The last group of survivors from the Antarctic cruise ship that struck an iceberg and sank have been flown back to the South American mainland.
Four Irish people - three tourists and one crew member - were aboard the vessel Explorer when it started taking in water on Friday.
A Chilean military transport plane ferried the final 77 of the 154 passengers and crew from the MS Explorer to Punta Arenas, the country’s southernmost city and a jumping-off point for Antarctica travel.
Yesterday’s airlift was composed of 11 passengers and 65 crew members, most of whom refused to comment on advice from lawyers.
A Chilean air force plane flew the ship’s first 77 survivors back from the King George Island air base, 660 miles south of the remote tip of South America, on Saturday.
The Explorer, operated by the Canadian tour company GAP Adventures, smashed into submerged sea ice in Antarctic waters before dawn on Friday, took on water and sank about 15 hours later.
All on board made it into lifeboats and were rescued by a passing Norwegian cruise ship.
Yesterday, many still carried the life jackets they wore while waiting for hours in rafts for rescue.
Some carried plastic bags with a few belongings, heading for medical check-ups and visits with consular officials from a host of countries on hand to help them get home.
The Explorer’s captain, Bengt Wiman, gave a thumbs-up sign to crowds who welcomed the plane but made no comment.
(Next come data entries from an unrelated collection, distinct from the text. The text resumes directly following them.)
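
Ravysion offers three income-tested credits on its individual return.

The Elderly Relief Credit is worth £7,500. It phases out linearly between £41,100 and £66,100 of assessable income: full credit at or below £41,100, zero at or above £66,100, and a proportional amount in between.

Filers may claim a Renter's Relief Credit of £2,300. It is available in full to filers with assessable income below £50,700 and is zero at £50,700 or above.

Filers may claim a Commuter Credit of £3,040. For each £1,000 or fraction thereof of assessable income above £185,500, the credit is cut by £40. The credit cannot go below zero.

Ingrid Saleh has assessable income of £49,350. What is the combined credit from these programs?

£10,365

Elderly Relief Credit: £49,350 is £8,250 into a £25,000 phase-out range, leaving 16,750/25,000 of the credit: £7,500 × 16,750/25,000 = £5,025.
Renter's Relief Credit: £49,350 is below the £50,700 cutoff, so the full £2,300 applies.
Commuter Credit: £49,350 is at or below the £185,500 threshold, so the full £3,040 applies.
Total: £5,025 + £2,300 + £3,040 = £10,365.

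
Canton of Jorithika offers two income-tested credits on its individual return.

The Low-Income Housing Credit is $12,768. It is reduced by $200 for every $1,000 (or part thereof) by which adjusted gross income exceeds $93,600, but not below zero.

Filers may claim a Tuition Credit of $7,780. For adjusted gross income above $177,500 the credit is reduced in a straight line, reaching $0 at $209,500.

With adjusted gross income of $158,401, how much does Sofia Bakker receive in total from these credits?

Low-Income Housing Credit: income exceeds $93,600 by $64,801 → 65 increments × $200 = $13,000 ≥ base, so the credit is $0.
Tuition Credit: $158,401 is at or below the $177,500 threshold, so the full $7,780 applies.
Total: $0 + $7,780 = $7,780.

$7,780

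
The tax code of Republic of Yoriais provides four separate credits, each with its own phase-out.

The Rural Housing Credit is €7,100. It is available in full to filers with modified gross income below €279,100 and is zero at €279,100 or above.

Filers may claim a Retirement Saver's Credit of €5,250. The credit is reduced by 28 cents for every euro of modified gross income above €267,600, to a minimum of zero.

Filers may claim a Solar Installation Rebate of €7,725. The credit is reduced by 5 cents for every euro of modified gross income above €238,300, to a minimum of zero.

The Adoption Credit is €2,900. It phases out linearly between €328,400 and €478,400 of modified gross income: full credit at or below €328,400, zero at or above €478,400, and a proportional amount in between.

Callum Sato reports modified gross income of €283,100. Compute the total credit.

Rural Housing Credit: €283,100 meets or exceeds the €279,100 cutoff, so the credit is €0.
Retirement Saver's Credit: 28% of the €15,500 excess over €267,600 is €4,340; credit = €5,250 − €4,340 = €910.
Solar Installation Rebate: 5% of the €44,800 excess over €238,300 is €2,240; credit = €7,725 − €2,240 = €5,485.
Adoption Credit: €283,100 is at or below the €328,400 threshold, so the full €2,900 applies.
Total: €0 + €910 + €5,485 + €2,900 = €9,295.

€9,295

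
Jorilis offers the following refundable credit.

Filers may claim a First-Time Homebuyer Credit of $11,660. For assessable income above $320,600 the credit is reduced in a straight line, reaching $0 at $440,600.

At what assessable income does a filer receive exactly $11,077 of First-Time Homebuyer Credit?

$11,077 is 11,077/11,660 of the full $11,660, so 583/11,660 of the $120,000 range has been used: income = $320,600 + $120,000 × 583/11,660 = $326,600.

$326,600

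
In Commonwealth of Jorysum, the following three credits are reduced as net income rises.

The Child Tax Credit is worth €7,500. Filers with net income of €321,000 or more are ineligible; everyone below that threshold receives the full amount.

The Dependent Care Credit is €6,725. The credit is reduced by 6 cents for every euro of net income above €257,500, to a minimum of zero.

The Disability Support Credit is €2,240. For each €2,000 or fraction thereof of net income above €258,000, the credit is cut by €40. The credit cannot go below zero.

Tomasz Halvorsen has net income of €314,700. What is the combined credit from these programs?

Child Tax Credit: €314,700 is below the €321,000 cutoff, so the full €7,500 applies.
Dependent Care Credit: 6% of the €57,200 excess over €257,500 is €3,432; credit = €6,725 − €3,432 = €3,293.
Disability Support Credit: income exceeds €258,000 by €56,700, which is 29 full-or-partial €2,000 increments; reduction = 29 × €40 = €1,160, leaving €1,080.
Total: €7,500 + €3,293 + €1,080 = €11,873.

€11,873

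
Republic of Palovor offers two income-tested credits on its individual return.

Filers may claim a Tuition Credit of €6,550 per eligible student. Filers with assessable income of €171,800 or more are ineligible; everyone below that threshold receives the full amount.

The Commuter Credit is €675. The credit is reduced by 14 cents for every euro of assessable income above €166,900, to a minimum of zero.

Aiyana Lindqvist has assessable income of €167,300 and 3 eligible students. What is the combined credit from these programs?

Tuition Credit: base = 3 × €6,550 = €19,650. €167,300 is below the €171,800 cutoff, so the full €19,650 applies.
Commuter Credit: 14% of the €400 excess over €166,900 is €56; credit = €675 − €56 = €619.
Total: €19,650 + €619 = €20,269.

€20,269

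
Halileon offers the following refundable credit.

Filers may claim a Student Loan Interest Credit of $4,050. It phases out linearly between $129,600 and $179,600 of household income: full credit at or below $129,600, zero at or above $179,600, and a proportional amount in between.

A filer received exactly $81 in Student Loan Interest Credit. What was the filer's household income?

$81 is 81/4,050 of the full $4,050, so 3,969/4,050 of the $50,000 range has been used: income = $129,600 + $50,000 × 3,969/4,050 = $178,600.

$178,600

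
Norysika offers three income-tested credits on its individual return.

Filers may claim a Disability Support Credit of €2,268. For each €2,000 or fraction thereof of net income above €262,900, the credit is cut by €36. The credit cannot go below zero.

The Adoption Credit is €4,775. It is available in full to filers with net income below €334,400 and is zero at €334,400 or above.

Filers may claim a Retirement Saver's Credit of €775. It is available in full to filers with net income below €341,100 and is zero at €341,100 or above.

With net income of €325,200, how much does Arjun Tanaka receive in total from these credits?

Disability Support Credit: income exceeds €262,900 by €62,300, which is 32 full-or-partial €2,000 increments; reduction = 32 × €36 = €1,152, leaving €1,116.
Adoption Credit: €325,200 is below the €334,400 cutoff, so the full €4,775 applies.
Retirement Saver's Credit: €325,200 is below the €341,100 cutoff, so the full €775 applies.
Total: €1,116 + €4,775 + €775 = €6,666.

€6,666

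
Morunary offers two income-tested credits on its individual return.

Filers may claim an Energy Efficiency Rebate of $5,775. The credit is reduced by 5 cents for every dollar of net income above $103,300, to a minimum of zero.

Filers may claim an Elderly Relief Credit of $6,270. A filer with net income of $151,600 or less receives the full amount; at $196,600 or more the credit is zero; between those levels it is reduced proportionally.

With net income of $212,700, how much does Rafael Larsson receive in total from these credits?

Energy Efficiency Rebate: 5% of the $109,400 excess over $103,300 is $5,470; credit = $5,775 − $5,470 = $305.
Elderly Relief Credit: $212,700 is at or above $196,600, so the credit is $0.
Total: $305 + $0 = $305.

$305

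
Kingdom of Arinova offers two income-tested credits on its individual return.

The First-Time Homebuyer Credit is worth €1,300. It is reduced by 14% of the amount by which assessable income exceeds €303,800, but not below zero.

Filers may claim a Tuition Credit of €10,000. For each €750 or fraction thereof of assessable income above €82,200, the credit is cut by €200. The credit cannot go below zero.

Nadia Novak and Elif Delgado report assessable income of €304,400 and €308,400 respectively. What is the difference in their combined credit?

Nadia (€304,400): First-Time Homebuyer Credit: 14% of the €600 excess over €303,800 is €84; credit = €1,300 − €84 = €1,216. Tuition Credit: income exceeds €82,200 by €222,200 → 297 increments × €200 = €59,400 ≥ base, so the credit is €0. total €1,216 + €0 = €1,216
Elif (€308,400): First-Time Homebuyer Credit: 14% of the €4,600 excess over €303,800 is €644; credit = €1,300 − €644 = €656. Tuition Credit: income exceeds €82,200 by €226,200 → 302 increments × €200 = €60,400 ≥ base, so the credit is €0. total €656 + €0 = €656
Difference: |€1,216 − €656| = €560.

€560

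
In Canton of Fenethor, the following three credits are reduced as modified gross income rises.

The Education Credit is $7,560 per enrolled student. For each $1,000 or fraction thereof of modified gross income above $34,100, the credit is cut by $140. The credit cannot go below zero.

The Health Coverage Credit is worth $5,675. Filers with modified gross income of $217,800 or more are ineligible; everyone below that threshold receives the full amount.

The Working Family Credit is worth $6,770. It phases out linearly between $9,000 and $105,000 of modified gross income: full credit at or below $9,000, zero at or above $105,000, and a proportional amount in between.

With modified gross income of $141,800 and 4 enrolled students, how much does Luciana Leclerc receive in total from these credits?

$20,795

Education Credit: base = 4 × $7,560 = $30,240. income exceeds $34,100 by $107,700, which is 108 full-or-partial $1,000 increments; reduction = 108 × $140 = $15,120, leaving $15,120.
Health Coverage Credit: $141,800 is below the $217,800 cutoff, so the full $5,675 applies.
Working Family Credit: $141,800 is at or above $105,000, so the credit is $0.
Total: $15,120 + $5,675 + $0 = $20,795.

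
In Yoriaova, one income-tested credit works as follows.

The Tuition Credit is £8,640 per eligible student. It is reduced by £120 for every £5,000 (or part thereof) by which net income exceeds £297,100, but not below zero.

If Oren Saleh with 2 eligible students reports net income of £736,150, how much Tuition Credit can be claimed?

£6,720

Tuition Credit: base = 2 × £8,640 = £17,280. income exceeds £297,100 by £439,050, which is 88 full-or-partial £5,000 increments; reduction = 88 × £120 = £10,560, leaving £6,720.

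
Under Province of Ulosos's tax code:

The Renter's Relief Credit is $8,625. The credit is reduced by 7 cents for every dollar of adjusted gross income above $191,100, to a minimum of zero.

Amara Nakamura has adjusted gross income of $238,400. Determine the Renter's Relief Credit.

$5,314

Renter's Relief Credit: 7% of the $47,300 excess over $191,100 is $3,311; credit = $8,625 − $3,311 = $5,314.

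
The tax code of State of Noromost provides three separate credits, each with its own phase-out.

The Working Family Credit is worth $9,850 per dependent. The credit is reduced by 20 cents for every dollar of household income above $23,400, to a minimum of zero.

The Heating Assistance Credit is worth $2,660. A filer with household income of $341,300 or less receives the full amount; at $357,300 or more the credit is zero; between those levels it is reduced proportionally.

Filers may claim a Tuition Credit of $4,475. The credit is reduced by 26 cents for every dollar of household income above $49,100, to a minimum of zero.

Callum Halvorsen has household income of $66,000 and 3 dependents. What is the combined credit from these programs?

$23,771

Working Family Credit: base = 3 × $9,850 = $29,550. 20% of the $42,600 excess over $23,400 is $8,520; credit = $29,550 − $8,520 = $21,030.
Heating Assistance Credit: $66,000 is at or below the $341,300 threshold, so the full $2,660 applies.
Tuition Credit: 26% of the $16,900 excess over $49,100 is $4,394; credit = $4,475 − $4,394 = $81.
Total: $21,030 + $2,660 + $81 = $23,771.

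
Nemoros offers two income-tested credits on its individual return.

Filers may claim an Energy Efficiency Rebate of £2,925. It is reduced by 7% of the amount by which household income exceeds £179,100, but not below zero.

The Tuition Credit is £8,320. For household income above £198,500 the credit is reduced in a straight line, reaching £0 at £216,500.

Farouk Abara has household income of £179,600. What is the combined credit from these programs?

Energy Efficiency Rebate: 7% of the £500 excess over £179,100 is £35; credit = £2,925 − £35 = £2,890.
Tuition Credit: £179,600 is at or below the £198,500 threshold, so the full £8,320 applies.
Total: £2,890 + £8,320 = £11,210.

£11,210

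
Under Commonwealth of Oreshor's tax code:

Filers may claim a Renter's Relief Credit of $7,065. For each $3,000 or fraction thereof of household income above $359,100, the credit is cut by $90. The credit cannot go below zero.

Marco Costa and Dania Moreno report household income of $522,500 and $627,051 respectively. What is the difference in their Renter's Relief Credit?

Marco ($522,500): Renter's Relief Credit: income exceeds $359,100 by $163,400, which is 55 full-or-partial $3,000 increments; reduction = 55 × $90 = $4,950, leaving $2,115.
Dania ($627,051): Renter's Relief Credit: income exceeds $359,100 by $267,951 → 90 increments × $90 = $8,100 ≥ base, so the credit is $0.
Difference: |$2,115 − $0| = $2,115.

$2,115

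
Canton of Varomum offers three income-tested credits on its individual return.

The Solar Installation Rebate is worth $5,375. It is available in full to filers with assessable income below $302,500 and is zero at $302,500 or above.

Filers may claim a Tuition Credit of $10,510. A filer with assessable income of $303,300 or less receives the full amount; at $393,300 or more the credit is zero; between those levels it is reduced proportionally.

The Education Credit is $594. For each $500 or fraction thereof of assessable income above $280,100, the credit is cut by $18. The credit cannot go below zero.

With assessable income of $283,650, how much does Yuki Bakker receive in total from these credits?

Solar Installation Rebate: $283,650 is below the $302,500 cutoff, so the full $5,375 applies.
Tuition Credit: $283,650 is at or below the $303,300 threshold, so the full $10,510 applies.
Education Credit: income exceeds $280,100 by $3,550, which is 8 full-or-partial $500 increments; reduction = 8 × $18 = $144, leaving $450.
Total: $5,375 + $10,510 + $450 = $16,335.

$16,335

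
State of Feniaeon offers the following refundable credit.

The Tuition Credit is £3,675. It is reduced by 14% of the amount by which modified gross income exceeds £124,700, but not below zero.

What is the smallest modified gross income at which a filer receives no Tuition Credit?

£150,950

The credit falls by 14% of each pound above £124,700, so it reaches zero when the excess is £3,675 / 14% = £26,250: income = £124,700 + £26,250 = £150,950.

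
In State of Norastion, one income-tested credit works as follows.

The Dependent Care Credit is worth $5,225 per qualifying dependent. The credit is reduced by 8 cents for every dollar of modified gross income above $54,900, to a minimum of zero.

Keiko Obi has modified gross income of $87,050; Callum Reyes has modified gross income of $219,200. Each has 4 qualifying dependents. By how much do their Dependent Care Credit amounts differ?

$10,572

Keiko ($87,050): Dependent Care Credit: base = 4 × $5,225 = $20,900. 8% of the $32,150 excess over $54,900 is $2,572; credit = $20,900 − $2,572 = $18,328.
Callum ($219,200): Dependent Care Credit: base = 4 × $5,225 = $20,900. 8% of the $164,300 excess over $54,900 is $13,144; credit = $20,900 − $13,144 = $7,756.
Difference: |$18,328 − $7,756| = $10,572.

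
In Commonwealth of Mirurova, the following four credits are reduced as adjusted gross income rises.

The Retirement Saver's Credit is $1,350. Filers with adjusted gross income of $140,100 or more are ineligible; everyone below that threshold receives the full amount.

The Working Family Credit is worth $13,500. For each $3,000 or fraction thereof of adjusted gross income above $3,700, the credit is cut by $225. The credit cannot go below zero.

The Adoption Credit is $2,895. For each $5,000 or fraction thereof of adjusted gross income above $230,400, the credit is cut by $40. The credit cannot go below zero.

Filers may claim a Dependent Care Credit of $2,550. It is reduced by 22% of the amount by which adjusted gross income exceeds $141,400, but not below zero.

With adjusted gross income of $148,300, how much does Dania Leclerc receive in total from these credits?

$6,402

Retirement Saver's Credit: $148,300 meets or exceeds the $140,100 cutoff, so the credit is $0.
Working Family Credit: income exceeds $3,700 by $144,600, which is 49 full-or-partial $3,000 increments; reduction = 49 × $225 = $11,025, leaving $2,475.
Adoption Credit: $148,300 is at or below the $230,400 threshold, so the full $2,895 applies.
Dependent Care Credit: 22% of the $6,900 excess over $141,400 is $1,518; credit = $2,550 − $1,518 = $1,032.
Total: $0 + $2,475 + $2,895 + $1,032 = $6,402.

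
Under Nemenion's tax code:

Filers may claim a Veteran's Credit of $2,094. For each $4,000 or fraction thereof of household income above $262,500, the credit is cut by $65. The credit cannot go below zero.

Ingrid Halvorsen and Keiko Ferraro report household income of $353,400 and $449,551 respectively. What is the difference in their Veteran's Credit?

$599

Ingrid ($353,400): Veteran's Credit: income exceeds $262,500 by $90,900, which is 23 full-or-partial $4,000 increments; reduction = 23 × $65 = $1,495, leaving $599.
Keiko ($449,551): Veteran's Credit: income exceeds $262,500 by $187,051 → 47 increments × $65 = $3,055 ≥ base, so the credit is $0.
Difference: |$599 − $0| = $599.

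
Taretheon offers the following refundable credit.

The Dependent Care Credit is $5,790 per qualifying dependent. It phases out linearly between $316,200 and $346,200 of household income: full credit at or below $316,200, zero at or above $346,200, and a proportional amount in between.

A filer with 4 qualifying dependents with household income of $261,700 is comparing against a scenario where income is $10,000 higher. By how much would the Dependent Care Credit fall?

$0

At $261,700 — base = 4 × $5,790 = $23,160. $261,700 is at or below the $316,200 threshold, so the full $23,160 applies.
At $271,700 — base = 4 × $5,790 = $23,160. $271,700 is at or below the $316,200 threshold, so the full $23,160 applies.
Lost: $23,160 − $23,160 = $0.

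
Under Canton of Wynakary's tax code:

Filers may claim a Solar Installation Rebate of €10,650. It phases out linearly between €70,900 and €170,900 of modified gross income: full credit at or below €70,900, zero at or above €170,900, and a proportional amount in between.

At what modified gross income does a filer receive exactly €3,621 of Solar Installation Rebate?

€136,900

€3,621 is 3,621/10,650 of the full €10,650, so 7,029/10,650 of the €100,000 range has been used: income = €70,900 + €100,000 × 7,029/10,650 = €136,900.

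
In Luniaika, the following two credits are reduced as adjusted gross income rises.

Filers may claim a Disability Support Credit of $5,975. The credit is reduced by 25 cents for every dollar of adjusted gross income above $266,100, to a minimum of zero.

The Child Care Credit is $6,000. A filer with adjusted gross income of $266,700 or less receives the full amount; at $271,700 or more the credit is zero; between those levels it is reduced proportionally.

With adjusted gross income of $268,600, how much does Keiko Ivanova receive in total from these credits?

Disability Support Credit: 25% of the $2,500 excess over $266,100 is $625; credit = $5,975 − $625 = $5,350.
Child Care Credit: $268,600 is $1,900 into a $5,000 phase-out range, leaving 3,100/5,000 of the credit: $6,000 × 3,100/5,000 = $3,720.
Total: $5,350 + $3,720 = $9,070.

$9,070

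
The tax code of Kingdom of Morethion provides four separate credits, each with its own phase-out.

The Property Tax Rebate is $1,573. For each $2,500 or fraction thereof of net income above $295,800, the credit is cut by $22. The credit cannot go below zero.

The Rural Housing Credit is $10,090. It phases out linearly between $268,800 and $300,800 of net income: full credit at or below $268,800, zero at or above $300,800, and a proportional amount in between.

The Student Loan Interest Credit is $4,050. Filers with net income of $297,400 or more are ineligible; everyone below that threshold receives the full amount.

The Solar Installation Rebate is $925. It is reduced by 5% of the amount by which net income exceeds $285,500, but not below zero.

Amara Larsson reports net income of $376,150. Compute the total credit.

Property Tax Rebate: income exceeds $295,800 by $80,350, which is 33 full-or-partial $2,500 increments; reduction = 33 × $22 = $726, leaving $847.
Rural Housing Credit: $376,150 is at or above $300,800, so the credit is $0.
Student Loan Interest Credit: $376,150 meets or exceeds the $297,400 cutoff, so the credit is $0.
Solar Installation Rebate: 5% of the $90,650 excess over $285,500 is $4,532.50 ≥ base, so the credit is $0.
Total: $847 + $0 + $0 + $0 = $847.

$847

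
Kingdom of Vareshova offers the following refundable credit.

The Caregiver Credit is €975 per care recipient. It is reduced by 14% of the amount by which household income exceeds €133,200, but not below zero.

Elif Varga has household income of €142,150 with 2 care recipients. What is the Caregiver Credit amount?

€697

Caregiver Credit: base = 2 × €975 = €1,950. 14% of the €8,950 excess over €133,200 is €1,253; credit = €1,950 − €1,253 = €697.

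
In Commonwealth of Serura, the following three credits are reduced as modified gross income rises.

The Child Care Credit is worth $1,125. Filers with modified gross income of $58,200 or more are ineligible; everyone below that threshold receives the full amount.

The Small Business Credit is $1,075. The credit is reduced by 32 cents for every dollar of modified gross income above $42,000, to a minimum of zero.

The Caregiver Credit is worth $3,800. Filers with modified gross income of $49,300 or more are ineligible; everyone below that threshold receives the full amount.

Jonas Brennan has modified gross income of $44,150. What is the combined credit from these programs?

$5,312

Child Care Credit: $44,150 is below the $58,200 cutoff, so the full $1,125 applies.
Small Business Credit: 32% of the $2,150 excess over $42,000 is $688; credit = $1,075 − $688 = $387.
Caregiver Credit: $44,150 is below the $49,300 cutoff, so the full $3,800 applies.
Total: $1,125 + $387 + $3,800 = $5,312.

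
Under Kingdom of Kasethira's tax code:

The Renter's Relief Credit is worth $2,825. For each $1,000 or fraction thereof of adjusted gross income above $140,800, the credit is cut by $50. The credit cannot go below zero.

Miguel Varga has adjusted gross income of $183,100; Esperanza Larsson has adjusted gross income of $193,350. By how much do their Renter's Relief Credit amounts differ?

$500

Miguel ($183,100): Renter's Relief Credit: income exceeds $140,800 by $42,300, which is 43 full-or-partial $1,000 increments; reduction = 43 × $50 = $2,150, leaving $675.
Esperanza ($193,350): Renter's Relief Credit: income exceeds $140,800 by $52,550, which is 53 full-or-partial $1,000 increments; reduction = 53 × $50 = $2,650, leaving $175.
Difference: |$675 − $175| = $500.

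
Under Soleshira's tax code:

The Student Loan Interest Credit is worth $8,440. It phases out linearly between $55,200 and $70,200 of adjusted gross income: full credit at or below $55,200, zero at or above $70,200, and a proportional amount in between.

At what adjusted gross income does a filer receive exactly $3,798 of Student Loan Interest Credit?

$63,450

$3,798 is 3,798/8,440 of the full $8,440, so 4,642/8,440 of the $15,000 range has been used: income = $55,200 + $15,000 × 4,642/8,440 = $63,450.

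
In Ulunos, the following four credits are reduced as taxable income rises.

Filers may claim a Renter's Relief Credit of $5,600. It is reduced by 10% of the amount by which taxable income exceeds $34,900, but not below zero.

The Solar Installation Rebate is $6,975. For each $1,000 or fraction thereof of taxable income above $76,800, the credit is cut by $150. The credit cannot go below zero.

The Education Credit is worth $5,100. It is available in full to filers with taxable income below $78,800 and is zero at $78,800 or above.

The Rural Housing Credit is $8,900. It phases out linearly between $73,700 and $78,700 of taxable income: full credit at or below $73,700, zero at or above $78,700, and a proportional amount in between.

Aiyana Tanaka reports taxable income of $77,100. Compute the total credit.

Renter's Relief Credit: 10% of the $42,200 excess over $34,900 is $4,220; credit = $5,600 − $4,220 = $1,380.
Solar Installation Rebate: income exceeds $76,800 by $300, which is 1 full-or-partial $1,000 increment; reduction = 1 × $150 = $150, leaving $6,825.
Education Credit: $77,100 is below the $78,800 cutoff, so the full $5,100 applies.
Rural Housing Credit: $77,100 is $3,400 into a $5,000 phase-out range, leaving 1,600/5,000 of the credit: $8,900 × 1,600/5,000 = $2,848.
Total: $1,380 + $6,825 + $5,100 + $2,848 = $16,153.

$16,153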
The ship’s 91 passengers hailed from more than a dozen nations, including the four Irish people, 24 Britons, 17 Dutch, 14 Americans, 12 Canadians and 10 Australians. Nine expedition staff members and a crew of 54 were also aboard the ship, operators said.
The Explorer had been on a 19-day tour of Antarctica and the Falkland Islands, bringing passengers to observe penguins, whales and other wildlife.
There was one small piece of good news from the catastrophe. While bobbing in a life raft on the freezing sea, Danish citizen, Jan Heikel, 42, and his girlfriend Mette Larsen, 29, said they decided to speed up wedding plans.
“There were some very frightening moments but the crew was very professional and the captain very good and had everything under control,” Heikel said.